Usually, when I write backend code it is aimed to serve a frontend application or mobile app. But lately, I've been working on a project that consists of a backend server and a few tiny, power-limited embedded devices. The goal was to send images to these embedded devices. The request should be as fast as possible since the embedded device has power constraints and should operate the Wi-Fi module minimally.

Going for MQTT ☁️

So the plan is to use MQTT instead of HTTP for the server-client interactions.

Probably MQTT would be better right? After all, it's a lightweight protocol designed to be used with IoT devices. Let's find out!

The embedded device only sends and receives a few messages every 24 hours, so something like 5 messages for 30 seconds each day. That's of course in addition to the only file in this daily interaction which is the image.

Learn more about MQTT Publish-Subscribe Model

So this graph should explain how stuff should have worked.

MQTT between Server and Embedded devices

When these images were serialized for transmission, their size ballooned to approximately 96kb.

What Went Wrong ⁉️

The embedded device has very limited memory.
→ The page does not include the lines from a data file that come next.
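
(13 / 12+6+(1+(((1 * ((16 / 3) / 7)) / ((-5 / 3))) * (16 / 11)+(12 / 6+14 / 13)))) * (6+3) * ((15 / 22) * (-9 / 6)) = -17019423 / 176176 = -96.60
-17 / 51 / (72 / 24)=-1 / 9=-0.11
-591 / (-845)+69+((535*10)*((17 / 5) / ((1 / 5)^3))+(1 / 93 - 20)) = 178686550223 / 78585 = 2273799.71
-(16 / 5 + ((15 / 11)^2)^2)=-487381 / 73205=-6.66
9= 9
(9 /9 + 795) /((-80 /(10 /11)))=-199 /22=-9.05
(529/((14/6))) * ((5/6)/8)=2645/112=23.62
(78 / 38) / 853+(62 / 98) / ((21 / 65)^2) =2123554576 / 350217063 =6.06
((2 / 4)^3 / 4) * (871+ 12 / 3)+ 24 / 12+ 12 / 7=6957 / 224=31.06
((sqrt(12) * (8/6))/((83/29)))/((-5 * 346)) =-116 * sqrt(3)/215385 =-0.00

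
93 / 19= 4.89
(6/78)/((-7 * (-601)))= 1/54691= 0.00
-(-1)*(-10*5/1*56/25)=-112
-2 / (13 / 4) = -8 / 13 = -0.62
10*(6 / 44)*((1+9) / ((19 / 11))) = 150 / 19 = 7.89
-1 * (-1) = 1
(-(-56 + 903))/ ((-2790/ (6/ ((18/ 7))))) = 5929/ 8370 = 0.71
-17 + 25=8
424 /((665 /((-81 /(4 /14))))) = -17172 /95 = -180.76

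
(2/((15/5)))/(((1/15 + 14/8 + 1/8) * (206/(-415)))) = -16600/23999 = -0.69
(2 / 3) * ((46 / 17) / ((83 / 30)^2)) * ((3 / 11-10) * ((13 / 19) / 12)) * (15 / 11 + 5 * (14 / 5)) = -540681700 / 269242787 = -2.01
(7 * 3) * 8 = 168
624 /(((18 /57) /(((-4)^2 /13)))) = 2432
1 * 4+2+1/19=115/19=6.05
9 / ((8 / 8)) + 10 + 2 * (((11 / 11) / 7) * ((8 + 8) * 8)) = 389 / 7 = 55.57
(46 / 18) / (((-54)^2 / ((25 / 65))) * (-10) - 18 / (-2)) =-23 / 682263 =-0.00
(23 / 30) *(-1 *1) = -23 / 30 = -0.77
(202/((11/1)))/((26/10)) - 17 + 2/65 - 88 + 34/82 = -2857968/29315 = -97.49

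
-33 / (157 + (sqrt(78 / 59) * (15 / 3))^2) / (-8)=1947 / 89704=0.02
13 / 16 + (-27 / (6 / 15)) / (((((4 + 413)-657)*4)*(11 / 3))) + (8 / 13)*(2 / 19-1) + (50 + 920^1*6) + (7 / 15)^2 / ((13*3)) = 1307618107423 / 234748800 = 5570.29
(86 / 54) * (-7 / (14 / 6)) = -43 / 9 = -4.78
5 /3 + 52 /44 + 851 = 28177 /33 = 853.85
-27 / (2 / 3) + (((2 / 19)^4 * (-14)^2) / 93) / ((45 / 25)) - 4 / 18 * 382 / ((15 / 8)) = -31187022803 / 363595590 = -85.77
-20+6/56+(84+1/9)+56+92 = 53479/252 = 212.22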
And so the MQTT client's buffer.

The MQTT client chunked big messages into small messages and that resulted in images that were received by the Embedded device being either missing or corrupted even though it was configured to use QoS of level 2. QoS 2 guarantees that each message should be received exactly once (causes more work on the broker).

The Solution

So as a solution, I tried to divide the image into small chunks but this time on the application layer. so the MQTT client is no longer responsible for chunking.
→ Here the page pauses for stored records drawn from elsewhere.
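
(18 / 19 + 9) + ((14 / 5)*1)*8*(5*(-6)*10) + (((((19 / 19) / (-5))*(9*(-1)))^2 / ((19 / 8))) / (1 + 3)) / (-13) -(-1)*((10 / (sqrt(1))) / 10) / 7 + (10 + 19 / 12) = -3474435533 / 518700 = -6698.35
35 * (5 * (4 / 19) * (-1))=-700 / 19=-36.84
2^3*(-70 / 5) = -112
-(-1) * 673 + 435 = 1108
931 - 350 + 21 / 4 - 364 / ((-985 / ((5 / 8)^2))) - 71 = 1624523 / 3152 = 515.39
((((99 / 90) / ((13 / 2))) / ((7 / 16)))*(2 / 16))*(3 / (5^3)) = 66 / 56875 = 0.00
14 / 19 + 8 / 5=222 / 95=2.34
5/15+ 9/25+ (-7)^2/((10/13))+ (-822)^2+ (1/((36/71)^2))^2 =28375580627449/41990400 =675763.52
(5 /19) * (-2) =-10 /19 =-0.53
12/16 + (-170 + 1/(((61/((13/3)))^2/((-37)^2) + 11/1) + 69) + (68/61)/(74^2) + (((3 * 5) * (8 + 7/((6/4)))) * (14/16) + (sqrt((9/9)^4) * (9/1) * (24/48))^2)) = 17.26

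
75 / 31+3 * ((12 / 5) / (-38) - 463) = -4084038 / 2945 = -1386.77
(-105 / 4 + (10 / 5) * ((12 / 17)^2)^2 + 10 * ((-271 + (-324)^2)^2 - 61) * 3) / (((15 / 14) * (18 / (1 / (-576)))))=-256382605443592747 / 8659457280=-29607237.17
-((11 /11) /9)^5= -1 /59049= -0.00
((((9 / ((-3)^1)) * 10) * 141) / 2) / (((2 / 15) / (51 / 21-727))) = 80454600 / 7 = 11493514.29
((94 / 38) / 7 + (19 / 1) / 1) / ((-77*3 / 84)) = -936 / 133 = -7.04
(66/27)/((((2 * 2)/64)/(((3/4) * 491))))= 14402.67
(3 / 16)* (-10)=-1.88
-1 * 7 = -7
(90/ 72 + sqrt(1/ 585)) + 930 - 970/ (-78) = sqrt(65)/ 195 + 147215/ 156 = 943.73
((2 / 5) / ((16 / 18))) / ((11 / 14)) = 63 / 110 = 0.57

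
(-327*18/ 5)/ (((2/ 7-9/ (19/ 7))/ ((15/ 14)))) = 167751/ 403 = 416.26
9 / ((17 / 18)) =162 / 17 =9.53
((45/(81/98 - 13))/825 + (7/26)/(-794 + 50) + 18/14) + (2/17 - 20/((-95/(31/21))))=233586582759/136656622960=1.71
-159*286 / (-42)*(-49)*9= -477477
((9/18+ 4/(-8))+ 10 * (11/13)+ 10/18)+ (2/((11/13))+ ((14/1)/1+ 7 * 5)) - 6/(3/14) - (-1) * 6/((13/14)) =49990/1287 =38.84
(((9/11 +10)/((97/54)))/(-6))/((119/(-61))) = 549/1067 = 0.51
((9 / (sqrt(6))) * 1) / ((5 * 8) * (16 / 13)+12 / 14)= 273 * sqrt(6) / 9116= 0.07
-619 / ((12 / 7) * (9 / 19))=-82327 / 108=-762.29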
Each chunk has an extra number that represents the order of the chunk (MQTT might not deliver these chunks in order) which are reordered on the embedded device once it receives it.

And yes that did the trick. that is because when you divide the message into chunks, it becomes the broker's task to manage the message, remember QoS 2? The broker keeps doing R/W operations to track the state of each chunk. It is unlike when one big message is sent, in this case, the MQTT client has to manage the message chunking and because there is no memory to keep up with large data you might get into data loss problems.

Yet Another Solution! - More Memory Required

What if more memory was available? So the thing is, using QoS 2 increases bandwidth usage and overhead to almost comparable to what a SINGLE HTTP request consumes. In a large file context, there would be a lot of overhead since each file is going to be sent twice. Not so scalable when more embedded devices join the scene.

Another way could be using MQTT to address the HTTP endpoint after that the client sends a request to that endpoint, there will be no overhead for establishing a new TCP connection.

Conclusion

MQTT is designed for real-time messaging. You can easily see that many brokers are limited to small sizes such as AWS IoT.

Using only MQTT, chunking large payloads is the best way to go but still going to introduce extra overhead. A better way would go by using a mixture or even only (in case no frequent smaller messages in required) other protocols such as HTTP or FTP.